The disease is caused by a parasite from the genus Plasmodium and transmitted through the bite of an infected female Anopheles mosquito. The parasites multiply within red blood cells, causing light headedness, shortness of breath, tachycardia, fever, chills, nausea, flu-like illness, and in severe cases, coma and death. Young children and pregnant women are the most vulnerable to malaria.
The disease is widespread in tropical and subtropical regions, including parts of the Americas, Asia, and Africa. Most of the cases occur in rural areas where affordable health care is a distant possibility, and therefore the exact statistics of related fatalities remain unclear.
With no vaccine been developed so far, treatments are not always effective. It is feared that with the current upward rate of malaria cases, the death rate could double in another twenty years.
2. AIDS (1981 – today):
AIDS (Acquired Immunodeficiency Syndrome) has claimed the lives of more than 39 million people making it one of the most destructive epidemics recorded in history. Despite strenuous prevention strategies, the number of people infected with this remains high.
The systemic autoimmune disease caused by the human immunodeficiency virus (HIV) cannot be cured but new revolutions in medicines have dramatically brought down the death rate in the developed countries. Safe sex and the use of sterile needles remain the only HIV preventive measures.
The Sub-Saharan Africa remains the worst-affected with South & South East Asia second in line.
1. Cholera (1817 – today):
Cholera, one of the deadliest and most feared diseases of the century, kills more about 100,000 people every year. It is claimed to have hit in 8 pandemics, starting from 1817, with the last one from 1991 till present date. In the 19th century, it has become one of the first global diseases in a series of epidemics that has the highest mortality rate.

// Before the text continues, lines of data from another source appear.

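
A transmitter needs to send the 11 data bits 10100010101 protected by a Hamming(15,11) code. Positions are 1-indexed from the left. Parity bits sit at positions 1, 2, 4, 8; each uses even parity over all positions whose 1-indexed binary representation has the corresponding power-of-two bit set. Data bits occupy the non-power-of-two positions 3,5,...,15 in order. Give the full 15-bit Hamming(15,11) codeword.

Place data bits at non-power-of-two positions: b3=1, b5=0, b6=1, b7=0, b9=0, b10=0, b11=1, b12=0, b13=1, b14=0, b15=1.
p1 = XOR of data positions {3,5,7,9,11,13,15} = 1⊕0⊕0⊕0⊕1⊕1⊕1 = 0
p2 = XOR of data positions {3,6,7,10,11,14,15} = 1⊕1⊕0⊕0⊕1⊕0⊕1 = 0
p4 = XOR of data positions {5,6,7,12,13,14,15} = 0⊕1⊕0⊕0⊕1⊕0⊕1 = 1
p8 = XOR of data positions {9,10,11,12,13,14,15} = 0⊕0⊕1⊕0⊕1⊕0⊕1 = 1
Codeword b1..b15 = 001101010010101

001101010010101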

Being a bacterial disease that spreads through contaminated water, it can easily be treated by re-hydration, intravenous fluids and antibiotics only if attended to immediately. Prompt medical help is crucial because death from cholera can occur in a matter of hours.
It is thought to be virtually eliminated in the developed nations but is still relatively common in poor countries mostly due to unhygienic conditions.
Even with vaccines and modern medicines in place, report of 570 cases of cholera already in the last 3 weeks in Yemen gives us an idea of the possible threats of cholera. Despite all this, cholera isn’t even on the agenda of global health officials. The end to cholera’s long history is only possible when clean water becomes easily accessible for everyone.